(Bloomberg) — Investors may soon have an ETF to weather one of the worst possible outcomes for the U.S. economy: surging inflation coupled with stagnant economic growth.
The Merk Stagflation ETF would be passively managed and track an index of so-called “stagflation-sensitive” asset classes, according to a Securities and Exchange Commission filing Wednesday. If approved by regulators, the fund would hold 55%-85% U.S. Treasury Inflation-Protected Securities and between 5%-15% real estate, gold and oil.
Fears about stagflation — a toxic mix of rising costs, falling employment and slow growth — have stalked markets for months as consumer prices rise at the fastest pace in four decades and the Federal Reserve moves closer to raising interest rates to cool the pace of growth.
Few expect that to be the likely outcome, especially with Fed Chair Jerome Powell saying he’ll take a nimble approach to monetary policy and some price pressures expected to ease as supply chains roiled by the pandemic are repaired.
But elevated producer prices are a sign that concerns about stagflation could flare up again, according to Miller Tabak + Co.’s Matt Maley.

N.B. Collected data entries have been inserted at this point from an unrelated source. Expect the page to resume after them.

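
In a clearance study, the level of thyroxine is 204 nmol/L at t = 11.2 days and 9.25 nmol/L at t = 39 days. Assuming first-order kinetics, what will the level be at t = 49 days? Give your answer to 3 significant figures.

3.04 nmol/L

Over Δt = 39 − 11.2 = 27.8 days, the level fell by a factor of 204/9.25 ≈ 22.054.
n = log₂(22.054) ≈ 4.463 half-lives, so t½ = 27.8/4.463 ≈ 6.229 days.
From t = 39 to t = 49: 9.25 × (1/2)^((49−39)/6.229) ≈ 3.04 nmol/L.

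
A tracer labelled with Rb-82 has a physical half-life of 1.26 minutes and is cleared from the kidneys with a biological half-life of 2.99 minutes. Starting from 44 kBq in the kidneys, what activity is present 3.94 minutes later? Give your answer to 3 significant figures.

1/t_eff = 1/t_phys + 1/t_biol = 1/1.26 + 1/2.99 = 1.1281 per minute.
t_eff = 1.26 × 2.99 / (1.26 + 2.99) ≈ 0.88645 minutes.
Remaining = 44 × (1/2)^(3.94/0.88645) = 44 × (1/2)^4.4447 ≈ 2.0205 kBq.

2.02 kBq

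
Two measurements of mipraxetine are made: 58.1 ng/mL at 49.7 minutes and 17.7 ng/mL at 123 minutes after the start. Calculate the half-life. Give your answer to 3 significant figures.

Over Δt = 123 − 49.7 = 73.3 minutes, the level fell by a factor of 58.1/17.7 ≈ 3.2825.
n = log₂(3.2825) ≈ 1.7148 half-lives, so t½ = 73.3/1.7148 ≈ 42.746 minutes.

42.7 minutes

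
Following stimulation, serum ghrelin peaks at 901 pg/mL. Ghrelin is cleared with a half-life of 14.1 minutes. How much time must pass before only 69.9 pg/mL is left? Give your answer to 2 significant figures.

Fraction remaining = 69.9/901 ≈ 0.07758.
n = log₂(901/69.9) = ln(12.89)/ln 2 ≈ 3.6882 half-lives.
t = n × t½ = 3.6882 × 14.1 ≈ 52.003 minutes.

52 minutes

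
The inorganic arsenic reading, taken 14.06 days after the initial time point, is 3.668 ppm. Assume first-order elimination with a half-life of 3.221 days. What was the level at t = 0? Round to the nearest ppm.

76 ppm

Number of half-lives elapsed: n = 14.06/3.221 ≈ 4.3651.
A₀ = A × 2^n = 3.668 × 2^4.3651 = 3.668 × 20.608 ≈ 75.589 ppm.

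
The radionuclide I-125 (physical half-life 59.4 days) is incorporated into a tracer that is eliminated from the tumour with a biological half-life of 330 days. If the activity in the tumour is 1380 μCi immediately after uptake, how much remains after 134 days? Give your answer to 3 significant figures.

218 μCi

1/t_eff = 1/t_phys + 1/t_biol = 1/59.4 + 1/330 = 0.019865 per day.
t_eff = 59.4 × 330 / (59.4 + 330) ≈ 50.339 days.
Remaining = 1380 × (1/2)^(134/50.339) = 1380 × (1/2)^2.662 ≈ 218.05 μCi.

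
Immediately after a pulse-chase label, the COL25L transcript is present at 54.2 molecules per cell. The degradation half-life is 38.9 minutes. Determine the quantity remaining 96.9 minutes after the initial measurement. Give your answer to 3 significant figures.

Number of half-lives: n = 96.9/38.9 ≈ 2.491.
Remaining = 54.2 × (1/2)^2.491 = 54.2 × 0.17788 ≈ 9.6412 molecules per cell.

9.64 molecules per cell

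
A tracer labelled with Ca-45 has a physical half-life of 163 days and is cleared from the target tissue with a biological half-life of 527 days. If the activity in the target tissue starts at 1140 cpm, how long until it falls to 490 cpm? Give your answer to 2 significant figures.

1/t_eff = 1/t_phys + 1/t_biol = 1/163 + 1/527 = 0.0080325 per day.
t_eff = 163 × 527 / (163 + 527) ≈ 124.49 days.
n = log₂(1140/490) ≈ 1.2182; t = 1.2182 × 124.49 ≈ 151.66 days.

150 days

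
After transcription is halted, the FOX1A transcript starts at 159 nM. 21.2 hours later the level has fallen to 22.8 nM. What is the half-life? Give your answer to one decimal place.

A/A₀ = 22.8/159 ≈ 0.1434.
n = log₂(6.9737) ≈ 2.8019 half-lives elapsed in 21.2 hours.
t½ = 21.2/2.8019 ≈ 7.5662 hours.

7.6 hours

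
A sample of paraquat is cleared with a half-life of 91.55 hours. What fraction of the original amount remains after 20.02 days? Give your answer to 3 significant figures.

20.02 days = 480.48 hours.
n = 480.48/91.55 ≈ 5.2483 half-lives.
Fraction remaining = (1/2)^5.2483 ≈ 0.026309.

0.0263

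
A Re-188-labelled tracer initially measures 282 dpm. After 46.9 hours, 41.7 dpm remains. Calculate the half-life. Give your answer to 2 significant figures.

17 hours

A/A₀ = 41.7/282 ≈ 0.14787.
n = log₂(6.7626) ≈ 2.7576 half-lives elapsed in 46.9 hours.
t½ = 46.9/2.7576 ≈ 17.008 hours.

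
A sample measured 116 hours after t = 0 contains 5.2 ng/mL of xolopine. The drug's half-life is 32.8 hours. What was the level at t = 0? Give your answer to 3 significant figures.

60.3 ng/mL

Number of half-lives elapsed: n = 116/32.8 ≈ 3.5366.
A₀ = A × 2^n = 5.2 × 2^3.5366 = 5.2 × 11.604 ≈ 60.342 ng/mL.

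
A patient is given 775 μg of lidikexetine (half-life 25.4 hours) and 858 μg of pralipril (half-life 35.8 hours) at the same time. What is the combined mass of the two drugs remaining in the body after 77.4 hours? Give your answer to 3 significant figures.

lidikexetine: 775 × (1/2)^(77.4/25.4) = 775 × (1/2)^3.0472 ≈ 93.754 μg.
pralipril: 858 × (1/2)^(77.4/35.8) = 858 × (1/2)^2.162 ≈ 191.72 μg.
Total = 93.754 + 191.72 ≈ 285.47 μg.

285 μg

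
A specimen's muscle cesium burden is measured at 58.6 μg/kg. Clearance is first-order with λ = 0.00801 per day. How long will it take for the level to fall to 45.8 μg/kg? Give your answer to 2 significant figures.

31 days

t½ = ln 2 / λ = 0.69315 / 0.00801 ≈ 86.535 days.
Fraction remaining = 45.8/58.6 ≈ 0.78157.
n = log₂(58.6/45.8) = ln(1.2795)/ln 2 ≈ 0.35555 half-lives.
t = n × t½ = 0.35555 × 86.535 ≈ 30.768 days.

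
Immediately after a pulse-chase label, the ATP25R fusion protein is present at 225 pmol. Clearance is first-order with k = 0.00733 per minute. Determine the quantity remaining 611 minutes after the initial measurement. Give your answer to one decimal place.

2.6 pmol

t½ = ln 2 / k = 0.69315 / 0.00733 ≈ 94.563 minutes.
Number of half-lives: n = 611/94.563 ≈ 6.4613.
Remaining = 225 × (1/2)^6.4613 = 225 × 0.011349 ≈ 2.5535 pmol.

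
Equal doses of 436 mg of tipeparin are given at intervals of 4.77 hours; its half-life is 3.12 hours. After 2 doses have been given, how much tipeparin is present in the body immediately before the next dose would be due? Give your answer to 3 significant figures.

203 mg

The 2 doses were given 9.54, 4.77 hours ago.
Total = 436·(1/2)^(9.54/3.12) + 436·(1/2)^(4.77/3.12)
      = 52.364 + 151.1 ≈ 203.46 mg.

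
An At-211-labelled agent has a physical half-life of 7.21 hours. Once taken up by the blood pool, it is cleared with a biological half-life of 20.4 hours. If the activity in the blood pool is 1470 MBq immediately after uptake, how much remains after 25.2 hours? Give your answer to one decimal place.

1/t_eff = 1/t_phys + 1/t_biol = 1/7.21 + 1/20.4 = 0.18772 per hour.
t_eff = 7.21 × 20.4 / (7.21 + 20.4) ≈ 5.3272 hours.
Remaining = 1470 × (1/2)^(25.2/5.3272) = 1470 × (1/2)^4.7304 ≈ 55.375 MBq.

55.4 MBq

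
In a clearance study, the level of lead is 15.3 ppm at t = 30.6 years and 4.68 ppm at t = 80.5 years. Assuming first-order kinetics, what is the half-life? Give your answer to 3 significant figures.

Over Δt = 80.5 − 30.6 = 49.9 years, the level fell by a factor of 15.3/4.68 ≈ 3.2692.
n = log₂(3.2692) ≈ 1.709 half-lives, so t½ = 49.9/1.709 ≈ 29.199 years.

29.2 years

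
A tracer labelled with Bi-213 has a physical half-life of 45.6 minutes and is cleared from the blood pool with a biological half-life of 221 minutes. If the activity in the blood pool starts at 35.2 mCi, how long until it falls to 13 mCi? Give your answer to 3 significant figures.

1/t_eff = 1/t_phys + 1/t_biol = 1/45.6 + 1/221 = 0.026455 per minute.
t_eff = 45.6 × 221 / (45.6 + 221) ≈ 37.8 minutes.
n = log₂(35.2/13) ≈ 1.4371; t = 1.4371 × 37.8 ≈ 54.322 minutes.

54.3 minutes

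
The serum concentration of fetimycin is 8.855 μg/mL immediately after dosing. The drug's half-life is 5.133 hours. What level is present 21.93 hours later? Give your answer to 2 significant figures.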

“There’s no question that stagflation concerns have eased in recent months, but I worry that they’ll rise again in the coming months. Therefore, a stagflation ETF could gain a lot of interest,” said Maley, the firm’s chief market strategist, who isn’t involved with the ETF. “Higher inflation and lower profit margins will likely raise concerns about stagflation before long.”
The ticker and management fees for the ETF are not yet listed.